Sesc SP

postado em 23/02/2016

Rei Vadio - Nelson Cavaquinho por Romulo Fróes

capa materia rei vadio

Romulo Fróes acerta as contas com a música de Nelson Cavaquinho neste Rei Vadio, munido de toda influência do sambista em sua trajetória, bem como de uma esquadra composta por nomes como Thiago França, Kiko Dinucci, Rodrigo Campos, Pimpa, Ná Ozzetti, Criolo e outros grandes valores. Ouça o disco na íntegra, abaixo!

 

 

Para ilustrar o tamanho de Nelson Cavaquinho, nos valemos de dois "apêndices". O primeiro, o documentário de Leon Hirzsman, logo abaixo. O segundo, o ensaio "Rugas", do artista visual, ensaísta e parceiro de Romulo Fróes, Nuno Ramos, presente no encarte deste disco, no qual a canção nacional é destrinchada enquanto forma de arte que "alcançou, desde as origens, um significado social que nenhuma outra forma de arte teve entre nós". Ramos faz um apanhado da evolução da forma e o que lhe era externo, porém de influência cabal, chegando às diferenças entre os primórdios do samba gravado, a era do rádio (30-50) e, posteriormente, à TV e o estabelecimento da indústria fonográfica (50-70).
 

 

O (re)surgimento de Cartola e Nelson Cavaquinho em um momento de esforço para se apagar um Brasil arcaico, rural, postando o país próximo de uma imagem de modernidade, de produto de ponta, já é digno de nota e estudo. Ambos "representam em estado puro, o amadorismo que morria - afinal, quase morreram, mesmo -, com sua quota de solidão e esquecimento, tornado forma e canção, em plena era nascente do profissionalismo e da indústria cultural televisiva". Voltar a Nelson Cavaquinho é ter contato com um substrato mais profundo, talvez com a verdade toda entorno da promessa de país do futuro (veja o ensaio "Rugas" na íntegra no encarte do disco que está aqui embaixo - vale muito a pena a leitura).
 

 

 


De certa forma, a gravação deste mergulho na obra de Cavaquinho se faz necessário por motivos similares aos que consagraram a diferença sublimada de Cartola, Nelson e, posteriormente, Paulinho da Viola ao que se fazia nos '60. Romulo Fróes e o núcleo de músicos paulistanos com quem trabalha e colabora há muito tempo, põem na bolacha uma outra interpretação do samba. Fruto da busca por uma abordagem mais percussiva dos instrumentos melódicos, do gesto harmônico baseado no acento rítmico ao invés das convenções da forma consagrada - e um tanto "exausta"- daquilo que se chama samba nos catálogos e nas prateleiras (físicas e digitais) onde se consome música.
 

O som que está neste disco deriva de outros lugares, como o Tom Zé de Estudando o Samba, Walter Franco em Bumbo do Mundo, Gilberto Gil de Essa é pra Tocar no Rádio, de Arrigo Barnabé e sua Clara Crocodilo, do Metá Metá e das investigações de cada um desses músicos em tocar seu instrumento a partir de outro lugar, um lugar que não atenda prontamente padrões de refinamento, uma vez que o cânone está aí para ser posto de cabeça para baixo mesmo. É um disco polifônico, sujo e barulhento, como a cidade que o abriga.

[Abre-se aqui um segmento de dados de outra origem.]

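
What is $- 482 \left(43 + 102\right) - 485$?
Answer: $-70375$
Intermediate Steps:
$- 482 \left(43 + 102\right) - 485 = \left(-482\right) 145 - 485 = -69890 - 485 = -70375$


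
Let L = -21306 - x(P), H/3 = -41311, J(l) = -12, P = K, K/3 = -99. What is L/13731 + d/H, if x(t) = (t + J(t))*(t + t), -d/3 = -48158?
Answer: -3041299490/189080447 ≈ -16.085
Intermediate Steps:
d = 144474 (d = -3*(-48158) = 144474)
K = -297 (K = 3*(-99) = -297)
P = -297
H = -123933 (H = 3*(-41311) = -123933)
x(t) = 2*t*(-12 + t) (x(t) = (t - 12)*(t + t) = (-12 + t)*(2*t) = 2*t*(-12 + t))
L = -204852 (L = -21306 - 2*(-297)*(-12 - 297) = -21306 - 2*(-297)*(-309) = -21306 - 1*183546 = -21306 - 183546 = -204852)
L/13731 + d/H = -204852/13731 + 144474/(-123933) = -204852*1/13731 + 144474*(-1/123933) = -68284/4577 - 48158/41311 = -3041299490/189080447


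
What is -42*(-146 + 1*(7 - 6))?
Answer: 6090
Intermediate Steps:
-42*(-146 + 1*(7 - 6)) = -42*(-146 + 1*1) = -42*(-146 + 1) = -42*(-145) = 6090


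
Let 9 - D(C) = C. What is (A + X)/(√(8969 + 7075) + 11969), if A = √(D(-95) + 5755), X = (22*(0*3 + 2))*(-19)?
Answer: -10006084/143240917 - 126*√5921/143240917 + 1672*√4011/143240917 + 35907*√651/143240917 ≈ -0.062787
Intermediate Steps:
D(C) = 9 - C
X = -836 (X = (22*(0 + 2))*(-19) = (22*2)*(-19) = 44*(-19) = -836)
A = 3*√651 (A = √((9 - 1*(-95)) + 5755) = √((9 + 95) + 5755) = √(104 + 5755) = √5859 = 3*√651 ≈ 76.544)
(A + X)/(√(8969 + 7075) + 11969) = (3*√651 - 836)/(√(8969 + 7075) + 11969) = (-836 + 3*√651)/(√16044 + 11969) = (-836 + 3*√651)/(2*√4011 + 11969) = (-836 + 3*√651)/(11969 + 2*√4011)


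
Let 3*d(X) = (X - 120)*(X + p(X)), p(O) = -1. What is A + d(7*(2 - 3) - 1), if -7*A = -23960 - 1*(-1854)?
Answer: 3542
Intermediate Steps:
A = 3158 (A = -(-23960 - 1*(-1854))/7 = -(-23960 + 1854)/7 = -1/7*(-22106) = 3158)
d(X) = (-1 + X)*(-120 + X)/3 (d(X) = ((X - 120)*(X - 1))/3 = ((-120 + X)*(-1 + X))/3 = ((-1 + X)*(-120 + X))/3 = (-1 + X)*(-120 + X)/3)
A + d(7*(2 - 3) - 1) = 3158 + (40 - 121*(7*(2 - 3) - 1)/3 + (7*(2 - 3) - 1)**2/3) = 3158 + (40 - 121*(7*(-1) - 1)/3 + (7*(-1) - 1)**2/3) = 3158 + (40 - 121*(-7 - 1)/3 + (-7 - 1)**2/3) = 3158 + (40 - 121/3*(-8) + (1/3)*(-8)**2) = 3158 + (40 + 968/3 + (1/3)*64) = 3158 + (40 + 968/3 + 64/3) = 3158 + 384 = 3542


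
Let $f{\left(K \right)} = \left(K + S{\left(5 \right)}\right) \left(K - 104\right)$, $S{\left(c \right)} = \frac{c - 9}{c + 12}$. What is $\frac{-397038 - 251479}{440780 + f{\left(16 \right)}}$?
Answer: $- \frac{11024789}{7469676} \approx -1.4759$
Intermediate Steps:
$S{\left(c \right)} = \frac{-9 + c}{12 + c}$
$f{\left(K \right)} = \left(-104 + K\right) \left(- \frac{4}{17} + K\right)$ ($f{\left(K \right)} = \left(K + \frac{-9 + 5}{12 + 5}\right) \left(K - 104\right) = \left(K + \frac{1}{17} \left(-4\right)\right) \left(-104 + K\right) = \left(K - \frac{4}{17}\right) \left(-104 + K\right) = \left(- \frac{4}{17} + K\right) \left(-104 + K\right) = \left(-104 + K\right) \left(- \frac{4}{17} + K\right)$)
$\frac{-397038 - 251479}{440780 + f{\left(16 \right)}} = \frac{-397038 - 251479}{440780 + \left(\frac{416}{17} + 16^{2} - \frac{28352}{17}\right)} = - \frac{648517}{440780 + \left(\frac{416}{17} + 256 - \frac{28352}{17}\right)} = - \frac{648517}{440780 - \frac{23584}{17}} = - \frac{648517}{\frac{7469676}{17}} = \left(-648517\right) \frac{17}{7469676} = - \frac{11024789}{7469676}$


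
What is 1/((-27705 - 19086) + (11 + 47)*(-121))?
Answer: -1/53809 ≈ -1.8584e-5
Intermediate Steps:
1/((-27705 - 19086) + (11 + 47)*(-121)) = 1/(-46791 + 58*(-121)) = 1/(-46791 - 7018) = 1/(-53809) = -1/53809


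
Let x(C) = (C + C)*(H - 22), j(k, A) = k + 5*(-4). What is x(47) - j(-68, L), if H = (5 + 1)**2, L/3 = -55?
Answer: 1404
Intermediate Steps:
L = -165 (L = 3*(-55) = -165)
j(k, A) = -20 + k (j(k, A) = k - 20 = -20 + k)
H = 36 (H = 6**2 = 36)
x(C) = 28*C (x(C) = (C + C)*(36 - 22) = (2*C)*14 = 28*C)
x(47) - j(-68, L) = 28*47 - (-20 - 68) = 1316 - 1*(-88) = 1316 + 88 = 1404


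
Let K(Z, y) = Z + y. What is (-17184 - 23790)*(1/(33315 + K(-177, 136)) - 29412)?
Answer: 20049702669969/16637 ≈ 1.2051e+9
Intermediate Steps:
(-17184 - 23790)*(1/(33315 + K(-177, 136)) - 29412) = (-17184 - 23790)*(1/(33315 + (-177 + 136)) - 29412) = -40974*(1/(33315 - 41) - 29412) = -40974*(1/33274 - 29412) = -40974*(-978654887/33274) = 20049702669969/16637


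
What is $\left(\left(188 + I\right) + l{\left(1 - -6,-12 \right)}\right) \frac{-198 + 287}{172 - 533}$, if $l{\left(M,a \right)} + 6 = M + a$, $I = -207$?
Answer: $\frac{2670}{361} \approx 7.3961$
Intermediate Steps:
$l{\left(M,a \right)} = -6 + M + a$ ($l{\left(M,a \right)} = -6 + \left(M + a\right) = -6 + M + a$)
$\left(\left(188 + I\right) + l{\left(1 - -6,-12 \right)}\right) \frac{-198 + 287}{172 - 533} = \left(\left(188 - 207\right) - 11\right) \frac{-198 + 287}{172 - 533} = \left(-19 - 11\right) \frac{89}{-361} = \left(-19 - 11\right) 89 \left(- \frac{1}{361}\right) = \left(-19 - 11\right) \left(- \frac{89}{361}\right) = \left(-30\right) \left(- \frac{89}{361}\right) = \frac{2670}{361}$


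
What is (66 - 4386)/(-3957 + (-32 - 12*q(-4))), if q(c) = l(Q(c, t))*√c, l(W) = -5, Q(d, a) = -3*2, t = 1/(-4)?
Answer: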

Romulo foi cuidadoso ao escolher como desconstruir e quem iria acompanhá-lo nesta empreitada - além do núcleo Passo Torto: Dona Inah, o Nelson Cavaquinho de Saias, dá o tom em "Eu e as Flores"; Ná Ozzetti na provocação "Caminhando", um choro originalmente instrumental de Nelson com letra de Nuno Ramos; A Velha Guarda da Nenê de Vila Matilde fazendo o coro em "Vou Partir" - entenda a função do coro na música de Nelson no ensaio presente no encarte; Curumin, Juliana Perdigão, Amilcar Rodrigues, Allan Abbadia e Cuca Ferreira em "Mulher Sem Alma", das mais caóticas e interessantes do disco; Criolo em "Luz Negra" - de arrepiar.